Nine US tour boat victims from same family
Nine of the 17 people who died when a tour boat sank in a Missouri lake on Thursday were from the same family, according to the state's governor.
Governor Michael Parson said that he spoke to a woman who "lost nine of the 11 members of her family".
The woman said the boat's captain had told passengers not to put on life jackets, US media report.
The "duck boat" was carrying 31 people when it overturned on Table Rock Lake, a popular tourist attraction.
Missouri Highway Patrol said the ages of the deceased range from one to 70.
The woman who says she lost nine members of her family has been named as Tia Coleman, Fox59 News reports.
"I lost all my children, I lost my husband, I lost my mother-in-law, I lost my father-in-law, I lost my uncle, I lost my sister-in-law - she was my sister - and I lost my nephew, I'm OK, but this is really hard," she told the TV news station.
"The captain told us 'Don't worry about grabbing the life jackets, you won't need them,' so nobody grabbed them because we listened to the captain and he told us to stay seated.
"However in doing that, when it was time to grab them it was too late. I believe that a lot of people could have been spared."
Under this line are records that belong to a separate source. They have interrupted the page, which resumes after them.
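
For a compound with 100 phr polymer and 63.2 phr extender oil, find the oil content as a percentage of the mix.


Oil % = oil / (100 + oil) * 100
= 63.2 / (100 + 63.2) * 100
= 63.2 / 163.2 * 100
= 38.73%

38.73%


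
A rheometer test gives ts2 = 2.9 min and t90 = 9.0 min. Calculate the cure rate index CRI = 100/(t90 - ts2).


CRI = 100 / (t90 - ts2)
= 100 / (9.0 - 2.9)
= 100 / 6.1
= 16.39 min^-1

16.39 min^-1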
The captain was among those who survived. He is now in a hospital.
How did the accident unfold?
The vessel began taking on water shortly before 19:00 (00:00 GMT) on Thursday.
Video footage shot by a witness on shore showed two duck boats struggling through choppy waters and spray.
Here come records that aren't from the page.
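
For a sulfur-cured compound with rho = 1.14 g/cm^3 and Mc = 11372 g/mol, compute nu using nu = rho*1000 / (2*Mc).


nu = rho * 1000 / (2 * Mc)
nu = 1.14 * 1000 / (2 * 11372)
nu = 1140.0 / 22744
nu = 0.0501 mol/L

0.0501 mol/L


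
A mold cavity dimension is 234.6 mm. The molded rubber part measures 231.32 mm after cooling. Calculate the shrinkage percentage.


Shrinkage = (mold - part) / mold * 100
= (234.6 - 231.32) / 234.6 * 100
= 3.28 / 234.6 * 100
= 1.4%

1.4%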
One of the boats made it to shore but the other was driven back by the wind and eventually overwhelmed.
During a press conference on Friday, Sheriff Doug Rader could not say whether passengers were wearing life vests at the time of the capsizing, or if the boat's windows were open.
Missouri law requires all children under the age of seven to wear life jackets on boats, unless they are in the "cabin area".
The vessel sank in 40ft (12m) of water before plunging to a final depth of 80ft.
Sheriff Rader said divers have located the sunken boat and will try to recover it.
'Shouldn't have been in the water'
Jim Pattison Jr, the tour boat company owner, said the storm appeared to have taken people in the area by surprise.
The boat, he told US media, "shouldn't have been in the water" due to the weather.
Mr Pattinson said that he has been told by his employees that the accident was likely caused by "a fast-moving storm that came out of basically nowhere".
"Usually the lake is very placid and it's not a long tour, they go in and kind of around an island and back. We had other boats in the water earlier and it had been a great, sort of calm experience," he said.
The company had been operating for 47 years without incident, Mr Pattinson told CBS, adding that the captain had over 16 years of experience on the water.
He also said that the boat had life jackets onboard, but added that under Missouri law, passengers are not required to wear them.
The deadly accident happened as a line of powerful thunderstorms rolled through the American Midwest, uprooting trees and felling power lines.
At the time of the accident, winds reached around 65mph (104 km/h), according to the National Weather Service.
Are duck boats dangerous?
There are hundreds of so-called duck boats in use around the world. The amphibious vehicles are popular with tourists and have been providing tours for decades.
The most serious incident was in 1999, when a duck boat listed and sank just minutes after entering Lake Hamilton in Arkansas.
Thirteen people were killed, including three children, after they became trapped beneath the vehicle's canopy.
The cause was later reported to be "uncontrolled flooding" due to a loose part.
What is a duck boat?
The sightseeing vehicles are based on a design used during World War Two to transport personnel and supplies over land and water - known as the DUKW.
The DUKW, a six-wheel-drive amphibious truck, was first made in the US in the mid-1940s to deliver people and materials ashore where no port facilities existed.
Some 21,000 DUKWs were produced for use during World War Two. Many served on D-Day and in the Normandy landings.